Karena itu, ia menawarkan penggunaan jalur distribusi DC di dalam rumah agar energi dari panel surya atau baterai dapat dialirkan langsung menuju perangkat berbasis DC.
“Dengan jalur DC internal, jumlah proses konversi dapat dikurangi sehingga penggunaan energi menjadi lebih efisien,” tambahnya.
Smart Wall Plug dan Perlindungan Arus DC
Pengembangan rumah hybrid AC/DC membutuhkan perangkat yang aman serta mudah digunakan masyarakat.
“Salah satu peluangnya adalah penggunaan smart wall plug dan USB-C Power Delivery yang saat ini mampu menyalurkan daya hingga 240 watt,” terangnya.
Namun, ia menegaskan bahwa arus DC memiliki karakteristik berbeda dengan arus AC, terutama dalam proses pemutusan aliran listrik.
“Arus AC memiliki zero crossing yang membantu pemutusan aliran.

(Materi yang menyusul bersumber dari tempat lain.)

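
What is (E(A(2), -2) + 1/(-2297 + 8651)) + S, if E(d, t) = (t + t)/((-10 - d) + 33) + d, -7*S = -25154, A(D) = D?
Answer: 159909007/44478 ≈ 3595.2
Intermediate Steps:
S = 25154/7 (S = -1/7*(-25154) = 25154/7 ≈ 3593.4)
E(d, t) = d + 2*t/(23 - d) (E(d, t) = (2*t)/(23 - d) + d = 2*t/(23 - d) + d = d + 2*t/(23 - d))
(E(A(2), -2) + 1/(-2297 + 8651)) + S = ((2**2 - 23*2 - 2*(-2))/(-23 + 2) + 1/(-2297 + 8651)) + 25154/7 = ((4 - 46 + 4)/(-21) + 1/6354) + 25154/7 = (-1/21*(-38) + 1/6354) + 25154/7 = (38/21 + 1/6354) + 25154/7 = 80491/44478 + 25154/7 = 159909007/44478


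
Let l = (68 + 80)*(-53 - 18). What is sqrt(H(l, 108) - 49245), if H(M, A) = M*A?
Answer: 131*I*sqrt(69) ≈ 1088.2*I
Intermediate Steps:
l = -10508 (l = 148*(-71) = -10508)
H(M, A) = A*M
sqrt(H(l, 108) - 49245) = sqrt(108*(-10508) - 49245) = sqrt(-1134864 - 49245) = sqrt(-1184109) = 131*I*sqrt(69)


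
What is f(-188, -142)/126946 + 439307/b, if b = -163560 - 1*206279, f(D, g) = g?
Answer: -27910391780/23474790847 ≈ -1.1890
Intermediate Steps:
b = -369839 (b = -163560 - 206279 = -369839)
f(-188, -142)/126946 + 439307/b = -142/126946 + 439307/(-369839) = -142*1/126946 + 439307*(-1/369839) = -71/63473 - 439307/369839 = -27910391780/23474790847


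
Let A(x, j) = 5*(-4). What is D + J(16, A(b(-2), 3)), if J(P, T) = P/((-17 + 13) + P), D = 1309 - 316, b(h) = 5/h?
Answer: 2983/3 ≈ 994.33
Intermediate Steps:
A(x, j) = -20
D = 993
J(P, T) = P/(-4 + P)
D + J(16, A(b(-2), 3)) = 993 + 16/(-4 + 16) = 993 + 16/12 = 993 + 16*(1/12) = 993 + 4/3 = 2983/3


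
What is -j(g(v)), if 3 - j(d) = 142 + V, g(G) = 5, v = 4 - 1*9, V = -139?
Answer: 0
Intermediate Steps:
v = -5 (v = 4 - 9 = -5)
j(d) = 0 (j(d) = 3 - (142 - 139) = 3 - 1*3 = 3 - 3 = 0)
-j(g(v)) = -1*0 = 0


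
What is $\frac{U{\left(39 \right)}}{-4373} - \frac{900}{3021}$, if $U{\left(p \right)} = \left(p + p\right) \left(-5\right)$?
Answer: $- \frac{919170}{4403611} \approx -0.20873$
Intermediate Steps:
$U{\left(p \right)} = - 10 p$ ($U{\left(p \right)} = 2 p \left(-5\right) = - 10 p$)
$\frac{U{\left(39 \right)}}{-4373} - \frac{900}{3021} = \frac{\left(-10\right) 39}{-4373} - \frac{900}{3021} = \left(-390\right) \left(- \frac{1}{4373}\right) - \frac{300}{1007} = \frac{390}{4373} - \frac{300}{1007} = - \frac{919170}{4403611}$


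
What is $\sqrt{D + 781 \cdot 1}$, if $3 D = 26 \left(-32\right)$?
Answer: $\frac{\sqrt{4533}}{3} \approx 22.443$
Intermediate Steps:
$D = - \frac{832}{3}$ ($D = \frac{26 \left(-32\right)}{3} = \frac{1}{3} \left(-832\right) = - \frac{832}{3} \approx -277.33$)
$\sqrt{D + 781 \cdot 1} = \sqrt{- \frac{832}{3} + 781 \cdot 1} = \sqrt{- \frac{832}{3} + 781} = \sqrt{\frac{1511}{3}} = \frac{\sqrt{4533}}{3}$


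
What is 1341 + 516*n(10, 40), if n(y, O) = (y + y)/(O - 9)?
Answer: 51891/31 ≈ 1673.9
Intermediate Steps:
n(y, O) = 2*y/(-9 + O) (n(y, O) = (2*y)/(-9 + O) = 2*y/(-9 + O))
1341 + 516*n(10, 40) = 1341 + 516*(2*10/(-9 + 40)) = 1341 + 516*(2*10/31) = 1341 + 516*(2*10*(1/31)) = 1341 + 516*(20/31) = 1341 + 10320/31 = 51891/31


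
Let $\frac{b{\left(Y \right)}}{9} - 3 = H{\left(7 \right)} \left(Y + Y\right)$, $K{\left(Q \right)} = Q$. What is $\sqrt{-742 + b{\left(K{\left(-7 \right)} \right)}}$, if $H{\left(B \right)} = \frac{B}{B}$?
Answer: $29 i \approx 29.0 i$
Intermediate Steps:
$H{\left(B \right)} = 1$
$b{\left(Y \right)} = 27 + 18 Y$ ($b{\left(Y \right)} = 27 + 9 \cdot 1 \left(Y + Y\right) = 27 + 9 \cdot 1 \cdot 2 Y = 27 + 9 \cdot 2 Y = 27 + 18 Y$)
$\sqrt{-742 + b{\left(K{\left(-7 \right)} \right)}} = \sqrt{-742 + \left(27 + 18 \left(-7\right)\right)} = \sqrt{-742 + \left(27 - 126\right)} = \sqrt{-742 - 99} = \sqrt{-841} = 29 i$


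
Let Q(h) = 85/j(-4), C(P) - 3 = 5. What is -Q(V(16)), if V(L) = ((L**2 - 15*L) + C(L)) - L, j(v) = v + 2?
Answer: 85/2 ≈ 42.500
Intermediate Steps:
C(P) = 8 (C(P) = 3 + 5 = 8)
j(v) = 2 + v
V(L) = 8 + L**2 - 16*L (V(L) = ((L**2 - 15*L) + 8) - L = (8 + L**2 - 15*L) - L = 8 + L**2 - 16*L)
Q(h) = -85/2 (Q(h) = 85/(2 - 4) = 85/(-2) = 85*(-1/2) = -85/2)
-Q(V(16)) = -1*(-85/2) = 85/2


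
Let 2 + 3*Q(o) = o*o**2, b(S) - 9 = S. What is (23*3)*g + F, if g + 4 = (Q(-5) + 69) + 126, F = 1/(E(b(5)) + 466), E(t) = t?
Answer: 4923841/480 ≈ 10258.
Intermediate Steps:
b(S) = 9 + S
Q(o) = -2/3 + o**3/3 (Q(o) = -2/3 + (o*o**2)/3 = -2/3 + o**3/3)
F = 1/480 (F = 1/((9 + 5) + 466) = 1/(14 + 466) = 1/480 ≈ 0.0020833)
g = 446/3 (g = -4 + (((-2/3 + (1/3)*(-5)**3) + 69) + 126) = -4 + (((-2/3 + (1/3)*(-125)) + 69) + 126) = -4 + (((-2/3 - 125/3) + 69) + 126) = -4 + ((-127/3 + 69) + 126) = -4 + (80/3 + 126) = -4 + 458/3 = 446/3 ≈ 148.67)
(23*3)*g + F = (23*3)*(446/3) + 1/480 = 69*(446/3) + 1/480 = 10258 + 1/480 = 4923841/480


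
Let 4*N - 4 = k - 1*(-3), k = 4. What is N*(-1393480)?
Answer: -3832070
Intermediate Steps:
N = 11/4 (N = 1 + (4 - 1*(-3))/4 = 1 + (4 + 3)/4 = 1 + (1/4)*7 = 1 + 7/4 = 11/4 ≈ 2.7500)
N*(-1393480) = (11/4)*(-1393480) = -3832070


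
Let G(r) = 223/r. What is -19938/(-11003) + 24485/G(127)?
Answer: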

Pada arus DC, karakteristik tersebut tidak tersedia sehingga dibutuhkan sistem perlindungan khusus seperti Solid State DC Breaker,” katanya.

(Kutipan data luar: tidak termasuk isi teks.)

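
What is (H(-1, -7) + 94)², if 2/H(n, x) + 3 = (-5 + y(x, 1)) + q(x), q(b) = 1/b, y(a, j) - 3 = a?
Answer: 63616576/7225 ≈ 8805.1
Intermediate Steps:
y(a, j) = 3 + a
H(n, x) = 2/(-5 + x + 1/x) (H(n, x) = 2/(-3 + ((-5 + (3 + x)) + 1/x)) = 2/(-3 + ((-2 + x) + 1/x)) = 2/(-3 + (-2 + x + 1/x)) = 2/(-5 + x + 1/x))
(H(-1, -7) + 94)² = (2*(-7)/(1 - 7*(-5 - 7)) + 94)² = (2*(-7)/(1 - 7*(-12)) + 94)² = (2*(-7)/(1 + 84) + 94)² = (2*(-7)/85 + 94)² = (2*(-7)*(1/85) + 94)² = (-14/85 + 94)² = (7976/85)² = 63616576/7225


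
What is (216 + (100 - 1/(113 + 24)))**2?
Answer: 1874110681/18769 ≈ 99851.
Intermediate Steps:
(216 + (100 - 1/(113 + 24)))**2 = (216 + (100 - 1/137))**2 = (216 + 13699/137)**2 = (43291/137)**2 = 1874110681/18769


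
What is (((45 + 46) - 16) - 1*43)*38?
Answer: 1216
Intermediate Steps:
(((45 + 46) - 16) - 1*43)*38 = ((91 - 16) - 43)*38 = (75 - 43)*38 = 32*38 = 1216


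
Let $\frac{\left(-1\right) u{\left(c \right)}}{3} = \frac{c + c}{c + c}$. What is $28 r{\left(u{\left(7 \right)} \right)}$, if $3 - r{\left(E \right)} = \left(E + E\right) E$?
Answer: $-420$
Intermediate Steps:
$u{\left(c \right)} = -3$ ($u{\left(c \right)} = - 3 \frac{c + c}{c + c} = - 3 \frac{2 c}{2 c} = - 3 \cdot 2 c \frac{1}{2 c} = \left(-3\right) 1 = -3$)
$r{\left(E \right)} = 3 - 2 E^{2}$ ($r{\left(E \right)} = 3 - \left(E + E\right) E = 3 - 2 E E = 3 - 2 E^{2}$)
$28 r{\left(u{\left(7 \right)} \right)} = 28 \left(3 - 2 \left(-3\right)^{2}\right) = 28 \left(3 - 18\right) = 28 \left(-15\right) = -420$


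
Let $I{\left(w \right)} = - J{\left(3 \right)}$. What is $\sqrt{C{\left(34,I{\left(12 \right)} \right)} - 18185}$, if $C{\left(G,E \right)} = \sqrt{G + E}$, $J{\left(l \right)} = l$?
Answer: $\sqrt{-18185 + \sqrt{31}} \approx 134.83 i$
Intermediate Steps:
$I{\left(w \right)} = -3$ ($I{\left(w \right)} = \left(-1\right) 3 = -3$)
$C{\left(G,E \right)} = \sqrt{E + G}$
$\sqrt{C{\left(34,I{\left(12 \right)} \right)} - 18185} = \sqrt{\sqrt{-3 + 34} - 18185} = \sqrt{\sqrt{31} - 18185} = \sqrt{-18185 + \sqrt{31}}$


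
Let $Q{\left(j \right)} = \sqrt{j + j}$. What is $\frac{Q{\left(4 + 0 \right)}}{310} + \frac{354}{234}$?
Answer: $\frac{59}{39} + \frac{\sqrt{2}}{155} \approx 1.5219$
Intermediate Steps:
$Q{\left(j \right)} = \sqrt{2} \sqrt{j}$ ($Q{\left(j \right)} = \sqrt{2 j} = \sqrt{2} \sqrt{j}$)
$\frac{Q{\left(4 + 0 \right)}}{310} + \frac{354}{234} = \frac{\sqrt{2} \sqrt{4 + 0}}{310} + \frac{354}{234} = \sqrt{2} \sqrt{4} \cdot \frac{1}{310} + 354 \cdot \frac{1}{234} = \sqrt{2} \cdot 2 \cdot \frac{1}{310} + \frac{59}{39} = 2 \sqrt{2} \cdot \frac{1}{310} + \frac{59}{39} = \frac{\sqrt{2}}{155} + \frac{59}{39} = \frac{59}{39} + \frac{\sqrt{2}}{155}$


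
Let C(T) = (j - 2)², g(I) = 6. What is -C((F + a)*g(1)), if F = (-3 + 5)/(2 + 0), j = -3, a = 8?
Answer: -25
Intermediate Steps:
F = 1 (F = 2/2 = 2*(½) = 1)
C(T) = 25 (C(T) = (-3 - 2)² = (-5)² = 25)
-C((F + a)*g(1)) = -1*25 = -25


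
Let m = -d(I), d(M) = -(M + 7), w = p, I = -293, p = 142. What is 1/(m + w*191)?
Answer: 1/26836 ≈ 3.7263e-5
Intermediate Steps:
w = 142
d(M) = -7 - M (d(M) = -(7 + M) = -7 - M)
m = -286 (m = -(-7 - 1*(-293)) = -(-7 + 293) = -1*286 = -286)
1/(m + w*191) = 1/(-286 + 142*191) = 1/(-286 + 27122) = 1/26836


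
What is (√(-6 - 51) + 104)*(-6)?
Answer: -624 - 6*I*√57 ≈ -624.0 - 45.299*I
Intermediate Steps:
(√(-6 - 51) + 104)*(-6) = (√(-57) + 104)*(-6) = (I*√57 + 104)*(-6) = (104 + I*√57)*(-6) = -624 - 6*I*√57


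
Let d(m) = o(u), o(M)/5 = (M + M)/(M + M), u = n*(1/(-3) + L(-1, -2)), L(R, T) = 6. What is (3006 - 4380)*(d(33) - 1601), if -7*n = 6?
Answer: 2192904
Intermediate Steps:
n = -6/7 (n = -⅐*6 = -6/7 ≈ -0.85714)
u = -34/7 (u = -6*(1/(-3) + 6)/7 = -6*(-⅓ + 6)/7 = -6/7*17/3 = -34/7 ≈ -4.8571)
o(M) = 5 (o(M) = 5*((M + M)/(M + M)) = 5*((2*M)/((2*M))) = 5*((2*M)*(1/(2*M))) = 5*1 = 5)
d(m) = 5
(3006 - 4380)*(d(33) - 1601) = (3006 - 4380)*(5 - 1601) = -1374*(-1596) = 2192904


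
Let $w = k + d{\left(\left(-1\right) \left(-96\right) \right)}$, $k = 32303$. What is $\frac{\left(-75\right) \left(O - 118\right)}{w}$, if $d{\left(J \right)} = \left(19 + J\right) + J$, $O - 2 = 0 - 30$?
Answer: $\frac{1825}{5419} \approx 0.33678$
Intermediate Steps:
$O = -28$ ($O = 2 + \left(0 - 30\right) = 2 - 30 = -28$)
$d{\left(J \right)} = 19 + 2 J$
$w = 32514$ ($w = 32303 + \left(19 + 2 \left(\left(-1\right) \left(-96\right)\right)\right) = 32303 + \left(19 + 2 \cdot 96\right) = 32303 + \left(19 + 192\right) = 32303 + 211 = 32514$)
$\frac{\left(-75\right) \left(O - 118\right)}{w} = \frac{\left(-75\right) \left(-28 - 118\right)}{32514} = \left(-75\right) \left(-146\right) \frac{1}{32514} = 10950 \cdot \frac{1}{32514} = \frac{1825}{5419}$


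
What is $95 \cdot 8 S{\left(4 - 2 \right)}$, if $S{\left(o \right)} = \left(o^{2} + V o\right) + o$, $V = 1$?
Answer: $6080$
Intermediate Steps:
$S{\left(o \right)} = o^{2} + 2 o$ ($S{\left(o \right)} = \left(o^{2} + 1 o\right) + o = \left(o^{2} + o\right) + o = \left(o + o^{2}\right) + o = o^{2} + 2 o$)
$95 \cdot 8 S{\left(4 - 2 \right)} = 95 \cdot 8 \left(4 - 2\right) \left(2 + \left(4 - 2\right)\right) = 760 \left(4 - 2\right) \left(2 + \left(4 - 2\right)\right) = 760 \cdot 2 \left(2 + 2\right) = 760 \cdot 2 \cdot 4 = 760 \cdot 8 = 6080$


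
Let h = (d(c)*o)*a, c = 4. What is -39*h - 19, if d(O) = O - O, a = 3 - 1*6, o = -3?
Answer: -19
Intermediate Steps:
a = -3 (a = 3 - 6 = -3)
d(O) = 0
h = 0 (h = (0*(-3))*(-3) = 0*(-3) = 0)
-39*h - 19 = -39*0 - 19 = 0 - 19 = -19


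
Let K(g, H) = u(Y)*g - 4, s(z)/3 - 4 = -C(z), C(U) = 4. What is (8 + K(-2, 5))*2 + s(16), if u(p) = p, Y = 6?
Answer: -16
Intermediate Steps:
s(z) = 0 (s(z) = 12 + 3*(-1*4) = 12 + 3*(-4) = 12 - 12 = 0)
K(g, H) = -4 + 6*g (K(g, H) = 6*g - 4 = -4 + 6*g)
(8 + K(-2, 5))*2 + s(16) = (8 + (-4 + 6*(-2)))*2 + 0 = (8 + (-4 - 12))*2 + 0 = (8 - 16)*2 + 0 = -8*2 + 0 = -16 + 0 = -16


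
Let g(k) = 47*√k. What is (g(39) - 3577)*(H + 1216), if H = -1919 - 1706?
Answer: 8616993 - 113223*√39 ≈ 7.9099e+6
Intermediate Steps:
H = -3625
(g(39) - 3577)*(H + 1216) = (47*√39 - 3577)*(-3625 + 1216) = (-3577 + 47*√39)*(-2409) = 8616993 - 113223*√39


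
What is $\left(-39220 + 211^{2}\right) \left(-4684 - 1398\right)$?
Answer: $-32240682$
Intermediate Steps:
$\left(-39220 + 211^{2}\right) \left(-4684 - 1398\right) = \left(-39220 + 44521\right) \left(-6082\right) = 5301 \left(-6082\right) = -32240682$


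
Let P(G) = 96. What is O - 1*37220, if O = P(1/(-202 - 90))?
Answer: -37124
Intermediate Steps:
O = 96
O - 1*37220 = 96 - 1*37220 = 96 - 37220 = -37124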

Selain itu, sistem rumah hibrida membutuhkan Energy Management System untuk mengatur penggunaan energi secara otomatis.
“Sistem manajemen energi berbasis AI dapat menentukan kapan energi digunakan secara langsung, disimpan ke baterai, atau dialirkan kembali ke jaringan,” imbuhnya.

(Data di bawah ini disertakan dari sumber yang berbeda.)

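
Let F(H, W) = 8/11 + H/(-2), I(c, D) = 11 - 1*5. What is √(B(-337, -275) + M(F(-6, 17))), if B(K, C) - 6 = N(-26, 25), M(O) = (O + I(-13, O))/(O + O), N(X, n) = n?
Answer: √217218/82 ≈ 5.6837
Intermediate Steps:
I(c, D) = 6 (I(c, D) = 11 - 5 = 6)
F(H, W) = 8/11 - H/2 (F(H, W) = 8*(1/11) + H*(-½) = 8/11 - H/2)
M(O) = (6 + O)/(2*O) (M(O) = (O + 6)/(O + O) = (6 + O)/((2*O)) = (6 + O)*(1/(2*O)) = (6 + O)/(2*O))
B(K, C) = 31 (B(K, C) = 6 + 25 = 31)
√(B(-337, -275) + M(F(-6, 17))) = √(31 + (6 + (8/11 - ½*(-6)))/(2*(8/11 - ½*(-6)))) = √(31 + (6 + (8/11 + 3))/(2*(8/11 + 3))) = √(31 + (6 + 41/11)/(2*(41/11))) = √(31 + (½)*(11/41)*(107/11)) = √(31 + 107/82) = √(2649/82) = √217218/82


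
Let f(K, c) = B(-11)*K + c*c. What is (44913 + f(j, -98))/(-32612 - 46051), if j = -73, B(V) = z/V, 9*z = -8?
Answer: -415123/599049 ≈ -0.69297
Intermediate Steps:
z = -8/9 (z = (⅑)*(-8) = -8/9 ≈ -0.88889)
B(V) = -8/(9*V)
f(K, c) = c² + 8*K/99 (f(K, c) = (-8/9/(-11))*K + c*c = (-8/9*(-1/11))*K + c² = 8*K/99 + c² = c² + 8*K/99)
(44913 + f(j, -98))/(-32612 - 46051) = (44913 + ((-98)² + (8/99)*(-73)))/(-32612 - 46051) = (44913 + (9604 - 584/99))/(-78663) = (44913 + 950212/99)*(-1/78663) = (5396599/99)*(-1/78663) = -415123/599049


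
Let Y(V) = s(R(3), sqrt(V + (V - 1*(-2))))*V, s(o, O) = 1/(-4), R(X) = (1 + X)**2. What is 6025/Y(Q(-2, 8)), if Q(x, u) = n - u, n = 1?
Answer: 24100/7 ≈ 3442.9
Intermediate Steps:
Q(x, u) = 1 - u
s(o, O) = -1/4
Y(V) = -V/4
6025/Y(Q(-2, 8)) = 6025/((-(1 - 1*8)/4)) = 6025/((-(1 - 8)/4)) = 6025/((-1/4*(-7))) = 6025/(7/4) = 6025*(4/7) = 24100/7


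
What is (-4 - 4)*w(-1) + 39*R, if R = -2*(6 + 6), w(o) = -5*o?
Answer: -976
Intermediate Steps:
R = -24 (R = -2*12 = -24)
(-4 - 4)*w(-1) + 39*R = (-4 - 4)*(-5*(-1)) + 39*(-24) = -8*5 - 936 = -40 - 936 = -976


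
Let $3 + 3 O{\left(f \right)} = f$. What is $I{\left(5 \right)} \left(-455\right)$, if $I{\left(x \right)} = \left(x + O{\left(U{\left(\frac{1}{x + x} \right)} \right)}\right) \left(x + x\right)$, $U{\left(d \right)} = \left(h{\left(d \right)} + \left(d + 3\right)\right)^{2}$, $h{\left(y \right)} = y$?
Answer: $- \frac{101192}{3} \approx -33731.0$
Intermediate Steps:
$U{\left(d \right)} = \left(3 + 2 d\right)^{2}$ ($U{\left(d \right)} = \left(d + \left(d + 3\right)\right)^{2} = \left(d + \left(3 + d\right)\right)^{2} = \left(3 + 2 d\right)^{2}$)
$O{\left(f \right)} = -1 + \frac{f}{3}$
$I{\left(x \right)} = 2 x \left(-1 + x + \frac{\left(3 + \frac{1}{x}\right)^{2}}{3}\right)$ ($I{\left(x \right)} = \left(x + \left(-1 + \frac{\left(3 + \frac{2}{x + x}\right)^{2}}{3}\right)\right) \left(x + x\right) = \left(x + \left(-1 + \frac{\left(3 + \frac{2}{2 x}\right)^{2}}{3}\right)\right) 2 x = \left(x + \left(-1 + \frac{\left(3 + 2 \frac{1}{2 x}\right)^{2}}{3}\right)\right) 2 x = \left(x + \left(-1 + \frac{\left(3 + \frac{1}{x}\right)^{2}}{3}\right)\right) 2 x = \left(-1 + x + \frac{\left(3 + \frac{1}{x}\right)^{2}}{3}\right) 2 x = 2 x \left(-1 + x + \frac{\left(3 + \frac{1}{x}\right)^{2}}{3}\right)$)
$I{\left(5 \right)} \left(-455\right) = \left(4 + 2 \cdot 5^{2} + 4 \cdot 5 + \frac{2}{3 \cdot 5}\right) \left(-455\right) = \left(4 + 2 \cdot 25 + 20 + \frac{2}{3} \cdot \frac{1}{5}\right) \left(-455\right) = \left(4 + 50 + 20 + \frac{2}{15}\right) \left(-455\right) = \frac{1112}{15} \left(-455\right) = - \frac{101192}{3}$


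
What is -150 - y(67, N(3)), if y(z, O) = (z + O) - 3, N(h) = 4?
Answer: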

DC Microgrid untuk Wilayah Terpencil
Dalam sesi tanya jawab, Prof Taufik mendapatkan pertanyaan mengenai kemungkinan penerapan distribusi listrik DC di wilayah kepulauan Indonesia.
“Konsep yang kami kembangkan berfokus pada distribusi skala mikro atau tingkat rumah, bukan untuk transmisi jarak jauh antarpulau,” jelasnya.
Menurutnya, wilayah terpencil lebih tepat menggunakan konsep pembangkitan tersebar atau distributed generation.
“Setiap kawasan dapat memiliki sumber energi lokal dan membangun DC Microgrid. Pendekatan ini lebih sesuai daripada menggantungkan seluruh kebutuhan pada sistem pembangkit terpusat,” ujarnya.
Melalui konsep Hybrid AC/DC House, ia menunjukkan bahwa rumah masa depan tidak hanya harus menghasilkan energi bersih, tetapi juga mampu mendistribusikannya secara efisien, cerdas, dan aman.